Dass die ersten 45 Minuten im Heimspiel gegen Köniz die bisher besten in dieser Promotion-League-Saison waren, wollte Raphael Wicky nicht bestätigen. Der Basler U21-Trainer verneinte dies allerdings auch nicht und meinte stattdessen: «Man sollte Spiele nicht miteinander vergleichen. Jeder Match ist anders.»

Doch selbstverständlich war Wicky «sehr zufrieden» mit der Vorstellung seiner Mannschaft, die von Beginn an die notwendige Intensität an den Tag legte. Zwar dauerte es eine knappe Viertelstunde, bis man sich komplett gefunden hatte, doch spätestens nachdem Charles Pickel aus 20 Metern den Ball an den Pfosten gesetzt hatte (16.), kannte die Partie nur noch eine Richtung.

Die Rotblauen spielten phasenweise wie aus einem Guss: Sie liessen das Spielgerät mit bestechender Sicherheit in den eigenen Reihen zirkulieren, die Bewegung mit und ohne Ball stellte die gegnerische Defensive immer wieder vor grosse Probleme. Vor allem die Innenverteidigung um die ehemaligen Super-League-Profis Jiri Koubsky und Miguel Portillo kam mit den flinken Basler Offensivkräften nicht zurecht.
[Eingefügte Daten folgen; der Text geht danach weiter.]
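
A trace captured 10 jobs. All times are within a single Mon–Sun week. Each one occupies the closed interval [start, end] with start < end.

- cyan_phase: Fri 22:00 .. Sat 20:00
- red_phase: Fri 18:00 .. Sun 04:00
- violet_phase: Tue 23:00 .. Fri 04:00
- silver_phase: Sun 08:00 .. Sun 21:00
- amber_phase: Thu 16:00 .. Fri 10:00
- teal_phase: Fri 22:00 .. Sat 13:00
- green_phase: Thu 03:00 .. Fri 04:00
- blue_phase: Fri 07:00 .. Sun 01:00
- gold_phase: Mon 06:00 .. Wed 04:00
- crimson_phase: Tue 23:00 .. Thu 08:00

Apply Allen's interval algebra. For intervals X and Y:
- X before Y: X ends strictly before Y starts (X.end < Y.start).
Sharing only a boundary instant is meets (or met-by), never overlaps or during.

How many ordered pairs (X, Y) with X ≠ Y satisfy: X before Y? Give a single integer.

31

Checking all 90 ordered pairs for relation 'before'; matching pairs in alphabetical order:
(amber_phase, cyan_phase): amber_phase before cyan_phase ✓
(amber_phase, red_phase): amber_phase before red_phase ✓
(amber_phase, silver_phase): amber_phase before silver_phase ✓
(amber_phase, teal_phase): amber_phase before teal_phase ✓
(blue_phase, silver_phase): blue_phase before silver_phase ✓
(crimson_phase, amber_phase): crimson_phase before amber_phase ✓
(crimson_phase, blue_phase): crimson_phase before blue_phase ✓
(crimson_phase, cyan_phase): crimson_phase before cyan_phase ✓
(crimson_phase, red_phase): crimson_phase before red_phase ✓
(crimson_phase, silver_phase): crimson_phase before silver_phase ✓
(crimson_phase, teal_phase): crimson_phase before teal_phase ✓
(cyan_phase, silver_phase): cyan_phase before silver_phase ✓
(gold_phase, amber_phase): gold_phase before amber_phase ✓
(gold_phase, blue_phase): gold_phase before blue_phase ✓
(gold_phase, cyan_phase): gold_phase before cyan_phase ✓
(gold_phase, green_phase): gold_phase before green_phase ✓
(gold_phase, red_phase): gold_phase before red_phase ✓
(gold_phase, silver_phase): gold_phase before silver_phase ✓
(gold_phase, teal_phase): gold_phase before teal_phase ✓
(green_phase, blue_phase): green_phase before blue_phase ✓
(green_phase, cyan_phase): green_phase before cyan_phase ✓
(green_phase, red_phase): green_phase before red_phase ✓
(green_phase, silver_phase): green_phase before silver_phase ✓
(green_phase, teal_phase): green_phase before teal_phase ✓
... plus 7 further pairs not listed.
Count: 31.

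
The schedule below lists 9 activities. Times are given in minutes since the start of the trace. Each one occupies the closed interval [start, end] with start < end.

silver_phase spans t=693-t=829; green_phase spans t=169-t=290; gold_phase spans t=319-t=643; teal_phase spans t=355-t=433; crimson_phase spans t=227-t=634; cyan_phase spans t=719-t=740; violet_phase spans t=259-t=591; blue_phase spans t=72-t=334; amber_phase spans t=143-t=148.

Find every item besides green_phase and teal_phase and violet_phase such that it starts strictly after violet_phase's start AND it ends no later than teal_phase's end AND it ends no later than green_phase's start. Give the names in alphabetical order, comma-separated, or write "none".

none

Conditions: its start is strictly after violet_phase's start (X.start > t=259) AND its end is no later than teal_phase's end (X.end <= t=433) AND its end is no later than green_phase's start (X.end <= t=169).
amber_phase: start t=143 > t=259? ✗; end t=148 <= t=433? ✓; end t=148 <= t=169? ✓ → no.
blue_phase: start t=72 > t=259? ✗; end t=334 <= t=433? ✓; end t=334 <= t=169? ✗ → no.
crimson_phase: start t=227 > t=259? ✗; end t=634 <= t=433? ✗; end t=634 <= t=169? ✗ → no.
cyan_phase: start t=719 > t=259? ✓; end t=740 <= t=433? ✗; end t=740 <= t=169? ✗ → no.
gold_phase: start t=319 > t=259? ✓; end t=643 <= t=433? ✗; end t=643 <= t=169? ✗ → no.
silver_phase: start t=693 > t=259? ✓; end t=829 <= t=433? ✗; end t=829 <= t=169? ✗ → no.
Result: none.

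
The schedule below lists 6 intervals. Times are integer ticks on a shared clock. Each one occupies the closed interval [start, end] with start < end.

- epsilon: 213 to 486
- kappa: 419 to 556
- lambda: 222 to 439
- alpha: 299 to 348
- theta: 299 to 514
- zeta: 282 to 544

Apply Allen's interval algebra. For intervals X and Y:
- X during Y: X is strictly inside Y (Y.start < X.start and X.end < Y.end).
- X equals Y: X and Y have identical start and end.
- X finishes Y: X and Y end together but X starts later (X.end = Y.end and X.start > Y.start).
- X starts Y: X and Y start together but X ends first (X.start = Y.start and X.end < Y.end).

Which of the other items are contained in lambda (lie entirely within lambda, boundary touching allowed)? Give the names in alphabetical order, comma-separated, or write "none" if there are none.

Target lambda = [222, 439].
alpha [299, 348] → during → yes.
epsilon [213, 486] → contains → no.
kappa [419, 556] → overlapped-by → no.
theta [299, 514] → overlapped-by → no.
zeta [282, 544] → overlapped-by → no.
Result: alpha.

alpha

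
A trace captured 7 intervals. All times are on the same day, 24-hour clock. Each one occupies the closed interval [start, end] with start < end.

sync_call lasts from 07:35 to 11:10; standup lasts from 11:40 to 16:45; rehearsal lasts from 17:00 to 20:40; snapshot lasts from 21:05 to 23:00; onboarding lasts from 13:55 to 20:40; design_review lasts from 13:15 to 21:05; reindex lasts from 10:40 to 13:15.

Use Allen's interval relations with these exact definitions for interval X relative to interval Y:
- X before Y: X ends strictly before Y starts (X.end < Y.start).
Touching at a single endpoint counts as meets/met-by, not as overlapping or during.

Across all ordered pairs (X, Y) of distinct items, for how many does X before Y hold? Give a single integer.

Checking all 42 ordered pairs for relation 'before'; matching pairs in alphabetical order:
(onboarding, snapshot): onboarding before snapshot ✓
(rehearsal, snapshot): rehearsal before snapshot ✓
(reindex, onboarding): reindex before onboarding ✓
(reindex, rehearsal): reindex before rehearsal ✓
(reindex, snapshot): reindex before snapshot ✓
(standup, rehearsal): standup before rehearsal ✓
(standup, snapshot): standup before snapshot ✓
(sync_call, design_review): sync_call before design_review ✓
(sync_call, onboarding): sync_call before onboarding ✓
(sync_call, rehearsal): sync_call before rehearsal ✓
(sync_call, snapshot): sync_call before snapshot ✓
(sync_call, standup): sync_call before standup ✓
Count: 12.

12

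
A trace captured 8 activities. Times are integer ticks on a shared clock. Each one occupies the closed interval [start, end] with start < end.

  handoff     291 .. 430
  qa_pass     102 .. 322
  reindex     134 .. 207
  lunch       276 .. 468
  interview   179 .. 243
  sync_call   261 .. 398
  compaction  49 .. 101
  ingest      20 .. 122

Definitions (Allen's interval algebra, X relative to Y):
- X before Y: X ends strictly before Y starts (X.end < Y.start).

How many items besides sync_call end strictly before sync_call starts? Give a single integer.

4

Target sync_call = [261, 398].
compaction [49, 101] → before → counts.
handoff [291, 430] → overlapped-by → no.
ingest [20, 122] → before → counts.
interview [179, 243] → before → counts.
lunch [276, 468] → overlapped-by → no.
qa_pass [102, 322] → overlaps → no.
reindex [134, 207] → before → counts.
Total: 4.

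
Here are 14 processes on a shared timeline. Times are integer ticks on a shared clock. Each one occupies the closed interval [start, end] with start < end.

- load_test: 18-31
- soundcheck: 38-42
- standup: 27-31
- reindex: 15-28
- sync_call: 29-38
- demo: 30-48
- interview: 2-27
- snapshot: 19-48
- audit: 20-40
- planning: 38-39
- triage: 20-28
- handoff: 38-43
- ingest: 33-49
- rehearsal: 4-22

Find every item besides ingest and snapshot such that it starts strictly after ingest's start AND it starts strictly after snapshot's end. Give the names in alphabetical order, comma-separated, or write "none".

none

Conditions: its start is strictly after ingest's start (X.start > 33) AND its start is strictly after snapshot's end (X.start > 48).
audit: start 20 > 33? ✗; start 20 > 48? ✗ → no.
demo: start 30 > 33? ✗; start 30 > 48? ✗ → no.
handoff: start 38 > 33? ✓; start 38 > 48? ✗ → no.
interview: start 2 > 33? ✗; start 2 > 48? ✗ → no.
load_test: start 18 > 33? ✗; start 18 > 48? ✗ → no.
planning: start 38 > 33? ✓; start 38 > 48? ✗ → no.
rehearsal: start 4 > 33? ✗; start 4 > 48? ✗ → no.
reindex: start 15 > 33? ✗; start 15 > 48? ✗ → no.
soundcheck: start 38 > 33? ✓; start 38 > 48? ✗ → no.
standup: start 27 > 33? ✗; start 27 > 48? ✗ → no.
sync_call: start 29 > 33? ✗; start 29 > 48? ✗ → no.
triage: start 20 > 33? ✗; start 20 > 48? ✗ → no.
Result: none.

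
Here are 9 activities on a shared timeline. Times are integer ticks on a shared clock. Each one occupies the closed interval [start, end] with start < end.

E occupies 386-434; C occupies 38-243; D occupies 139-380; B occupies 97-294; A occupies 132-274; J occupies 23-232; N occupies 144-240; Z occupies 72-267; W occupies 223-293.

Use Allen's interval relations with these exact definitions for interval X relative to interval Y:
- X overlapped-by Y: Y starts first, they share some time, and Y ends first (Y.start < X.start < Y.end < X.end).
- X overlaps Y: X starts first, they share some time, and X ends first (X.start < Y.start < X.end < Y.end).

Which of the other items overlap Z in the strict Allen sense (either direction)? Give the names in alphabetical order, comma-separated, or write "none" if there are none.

Target Z = [72, 267].
A [132, 274] → overlapped-by → yes.
B [97, 294] → overlapped-by → yes.
C [38, 243] → overlaps → yes.
D [139, 380] → overlapped-by → yes.
E [386, 434] → after → no.
J [23, 232] → overlaps → yes.
N [144, 240] → during → no.
W [223, 293] → overlapped-by → yes.
Result: A, B, C, D, J, W.

A, B, C, D, J, W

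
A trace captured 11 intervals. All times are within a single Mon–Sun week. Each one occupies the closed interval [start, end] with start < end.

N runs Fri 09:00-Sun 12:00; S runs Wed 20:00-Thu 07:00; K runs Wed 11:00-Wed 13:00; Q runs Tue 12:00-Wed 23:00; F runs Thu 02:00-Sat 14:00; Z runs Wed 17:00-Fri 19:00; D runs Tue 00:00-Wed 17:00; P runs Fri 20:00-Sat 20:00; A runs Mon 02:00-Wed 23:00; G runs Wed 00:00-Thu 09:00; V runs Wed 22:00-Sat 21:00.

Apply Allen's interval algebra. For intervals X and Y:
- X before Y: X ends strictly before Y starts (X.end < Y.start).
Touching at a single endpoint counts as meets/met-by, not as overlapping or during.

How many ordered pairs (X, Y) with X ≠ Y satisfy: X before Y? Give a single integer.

22

Checking all 110 ordered pairs for relation 'before'; matching pairs in alphabetical order:
(A, F): A before F ✓
(A, N): A before N ✓
(A, P): A before P ✓
(D, F): D before F ✓
(D, N): D before N ✓
(D, P): D before P ✓
(D, S): D before S ✓
(D, V): D before V ✓
(G, N): G before N ✓
(G, P): G before P ✓
(K, F): K before F ✓
(K, N): K before N ✓
(K, P): K before P ✓
(K, S): K before S ✓
(K, V): K before V ✓
(K, Z): K before Z ✓
(Q, F): Q before F ✓
(Q, N): Q before N ✓
(Q, P): Q before P ✓
(S, N): S before N ✓
(S, P): S before P ✓
(Z, P): Z before P ✓
Count: 22.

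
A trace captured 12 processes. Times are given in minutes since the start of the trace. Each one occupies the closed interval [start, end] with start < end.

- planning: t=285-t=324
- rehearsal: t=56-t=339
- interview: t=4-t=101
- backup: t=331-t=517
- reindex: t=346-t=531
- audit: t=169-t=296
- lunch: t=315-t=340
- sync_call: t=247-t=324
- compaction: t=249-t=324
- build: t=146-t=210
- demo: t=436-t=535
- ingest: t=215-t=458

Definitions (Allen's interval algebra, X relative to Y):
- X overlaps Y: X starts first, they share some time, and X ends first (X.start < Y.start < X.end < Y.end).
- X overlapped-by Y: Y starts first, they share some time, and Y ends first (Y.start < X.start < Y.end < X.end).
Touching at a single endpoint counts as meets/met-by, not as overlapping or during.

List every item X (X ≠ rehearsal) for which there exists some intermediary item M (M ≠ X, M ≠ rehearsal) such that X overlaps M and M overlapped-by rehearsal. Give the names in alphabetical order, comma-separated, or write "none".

audit, compaction, ingest, lunch, planning, sync_call

Target rehearsal = [t=56, t=339].
Intermediaries M with M overlapped-by rehearsal: backup, ingest, lunch.
Via backup — items with X overlaps backup: ingest, lunch.
Via ingest — items with X overlaps ingest: audit.
Via lunch — items with X overlaps lunch: compaction, planning, sync_call.
Union: audit, compaction, ingest, lunch, planning, sync_call.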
«Wir hatten uns vorgenommen, flach und schnell zu spielen, weil Koubsky und Portillo ihre Stärken in der Luft und im Zweikampf haben. Zwar klappt nicht immer alles, was man sich vornimmt, doch dieses Mal setzte die Mannschaft den Plan sehr gut um», so Wicky.

Martin Liechti war auffälligster Akteur in einer staken FCB-Equipe, die in dieser Besetzung und Verfassung auch in der Challenge League eine gute Figur abgeben würde. Der Genfer tunnelte in der 20. Minute Portillo und schlenzte den Ball von der Strafraumgrenze zum 1:0 in die weite Ecke.

Das 2:1 besorgte er nach herrlicher Vorarbeit von Pickel und Schmid (36.), während Dereck Kutesa, von Pickel perfekt steil eingesetzt, der Torschütze zum 3:1 war (38.). Der zwischenzeitliche Ausgleich für Köniz durch Henry Acosta war mittels Foulpenalty zustande gekommen, weil Eray Cümart seinen Gegenspieler Kasai Mylord im Sechzehner zu Boden gerissen hatte.

Gästetrainer Rolf Rotzetter reagierte zur Pause, indem er sein defensives Mittelfeld austauschte. Die Berner stabilisierten sich fortan und hatten auch vereinzelte Offensivaktionen. Doch es war weiterhin das Heimteam, das klar die Oberhand hatte. Schliesslich war es Arxhend Cani vorbehalten, kurz vor Schluss den Treffer zum 4:1 zu erzielen. Der eingewechselte Mittelfeldspieler entwischte der FCK-Abwehr und schoss den Ball aus keineswegs optimalem Winkel vorbei an Goalie Kelion Ruiz ins Netz.

Telegramm:FC Basel U21 – FC Köniz 4:1 (3:1)

Leichtathletikstadion St. Jakob. – 350 Zuschauer. – SR Bozçelik. – Tore: 20. Liechti 1:0. 31. Acosta (Foulpenalty) 1:1. 36. Liechti 2:1. 38. Kutesa 3:1. 88. Cani 4:1.

Basel U21: Vailati; Nsumbu (82. Iberdemaj), Cümart, Pacheco, Petretta; Schmid, Pickel (64. Pepsi), Adamczyk, Kutesa (78. Cani); Liechti, Manzambi.

Köniz: Ruiz; Stauffiger, Portillo, Koubsky, Ledesma; Hanachi (46. Briner), Naili (46. Herensperger); Bahlouli, Osmani, Acosta; Mylord.

Bemerkungen: Basel ohne Conus, Huser, Pululu, Sülüngöz (alle verletzt), Morello (krank), Heric, Kränzle, Malinowski, Mushkolaj, Riccio und Vogrig (alle kein Aufgebot). – Verwarnungen: 30. Pickel (Unsportlichkeit), 30. Cümart, 68. Pacheco, 86. Koubsky (alle Foul). – 16. Pfostenschuss Pickel. 80. Portillo klärt Schuss von Manzambi auf der Linie.